Yasmin Sulaiman 

Michelle Paver heads for ancient Greece

After the success of Wolf Brother, the children's author Michelle Paver summons up the myths of bronze age Greece in her new series
  
  

Author Michelle Paver
Heading for sunnier climes ... the author Michelle Paver. Photograph: Sean Smith for the Guardian Photograph: Sean Smith/Guardian

After a bestselling series of novels for children set in the stone age, Michelle Paver is moving to the bronze age with a new series of books, Gods and Warriors, set in ancient Greece.

As rain pounded the roof of the tent, the author told the Edinburgh International Book Festival that the Mediterranean was full of "uncertainty, because you never knew when a storm was going to flatten your crops".

The five-book series will focus on Hylas, a poor young boy who lives with his sister and who Paver said "lies and cheats and steals if he has to".

Hylas is joined by Pirra, a 12-year-old girl from Crete whom Paver described as "unimaginably rich", and who is fleeing an arranged marriage.

"I've loved this period since I was a kid," Paver explained to a packed audience, holding up two battered Puffin books about ancient Greece which she has owned since childhood. "I loved the myths of ancient Greece and Egypt."

Paver spoke about her extensive research process, which has seen her go swimming with dolphins in the Azores and climb the volcano Stromboli in Sicily. "Mostly," she said, "research is much more fun than the actual writing."
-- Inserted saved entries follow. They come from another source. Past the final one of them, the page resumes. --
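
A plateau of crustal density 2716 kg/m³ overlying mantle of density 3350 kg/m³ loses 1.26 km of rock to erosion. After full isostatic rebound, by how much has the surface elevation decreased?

0.238 km

Rebound u = e ρ_c/ρ_m = 1.26 km × 2716/3350 = 1.022 km.
Net surface drop = e − u = 1.26 km − 1.022 km = e (ρ_m − ρ_c)/ρ_m = 0.238 km.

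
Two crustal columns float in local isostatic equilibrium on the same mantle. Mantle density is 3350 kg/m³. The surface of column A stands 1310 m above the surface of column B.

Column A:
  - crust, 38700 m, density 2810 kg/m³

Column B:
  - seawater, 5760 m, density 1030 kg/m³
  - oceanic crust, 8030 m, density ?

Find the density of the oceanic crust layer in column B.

Take the compensation level at the base of the deeper column (depth z_c below the surface of column A) and equate Σ ρ_i t_i down to z_c; mantle fills any gap and the z_c terms cancel.
Column A: 38700×2810 + (z_c − 38700)×3350
Column B: 1310×0 + 5760×1030 + 8030×ρ + (z_c − 1310 − 13790)×3350
The z_c×3350 term appears on both sides and cancels. Collect the known terms of each column as K = Σ(ρt)_known − 3350 × (depth of known layers): K_A = 108747000 − 3350×38700 = −20898000; K_B = 5932800 − 3350×(1310 + 13790) = −44652200.
Balance: K_A = K_B + 8030×ρ, so ρ = (K_A − K_B)/8030 = 23754200/8030 = 2960 kg/m³.

2960 kg/m³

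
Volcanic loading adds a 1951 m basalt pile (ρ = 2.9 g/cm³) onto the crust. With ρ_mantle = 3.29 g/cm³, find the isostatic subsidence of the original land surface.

Subaerial loading: s = t ρ_load / ρ_m.
s = 1951 m × 2.9/3.29 = 1720 m.

1720 m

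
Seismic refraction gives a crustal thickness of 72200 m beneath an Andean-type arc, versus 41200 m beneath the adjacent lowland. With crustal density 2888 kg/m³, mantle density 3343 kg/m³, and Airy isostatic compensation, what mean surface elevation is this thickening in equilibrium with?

Excess crust Δ = 72200 m − 41200 m = 31000 m, split between elevation h and root r with h + r = Δ.
Airy balance ρ_c h = (ρ_m − ρ_c) r gives r = h ρ_c/(ρ_m − ρ_c), so h (1 + ρ_c/(ρ_m − ρ_c)) = Δ, i.e. h = Δ (ρ_m − ρ_c)/ρ_m.
h = 31000 m × 455/3343 = 4220 m.

4220 m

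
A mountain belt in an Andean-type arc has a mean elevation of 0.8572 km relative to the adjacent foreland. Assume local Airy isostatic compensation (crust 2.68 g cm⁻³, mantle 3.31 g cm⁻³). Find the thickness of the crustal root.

3.65 km

In Airy isostatic equilibrium: the weight of the topography is balanced by the buoyancy of the root, ρ_c h = (ρ_m − ρ_c) r.
r = h · ρ_c / (ρ_m − ρ_c) = 0.8572 km × 2.68 / (3.31 − 2.68) = 3.65 km.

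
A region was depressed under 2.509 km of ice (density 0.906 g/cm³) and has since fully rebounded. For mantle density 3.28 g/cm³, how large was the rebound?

0.693 km

Removing the load lets mantle flow back in; uplift u satisfies ρ_ice t = ρ_m u.
u = t ρ_ice/ρ_m = 2.509 km × 0.906/3.28 = 0.693 km.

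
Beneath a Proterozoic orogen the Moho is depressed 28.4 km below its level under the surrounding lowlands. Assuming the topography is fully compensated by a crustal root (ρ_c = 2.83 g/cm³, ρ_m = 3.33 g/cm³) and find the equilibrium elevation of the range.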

Paver's children's novels are based on historical, rather than fantasy, worlds. The last instalment of her Chronicles of Ancient Darkness series, Ghost Hunter, won the Guardian children's fiction prize in 2010.

"I want to make the world real," she told the audience. "I have to be able to believe that it could happen. I can't put Pegasus in my stories because horses can't fly. It's just a quirk in my brain."

The author was tight-lipped about future plot developments, but revealed that some of her inspiration has come from a little further east. "I've got a really exciting ending for each book and a humdinger of an ending for the last book – which I thought of in my yoga class," she said.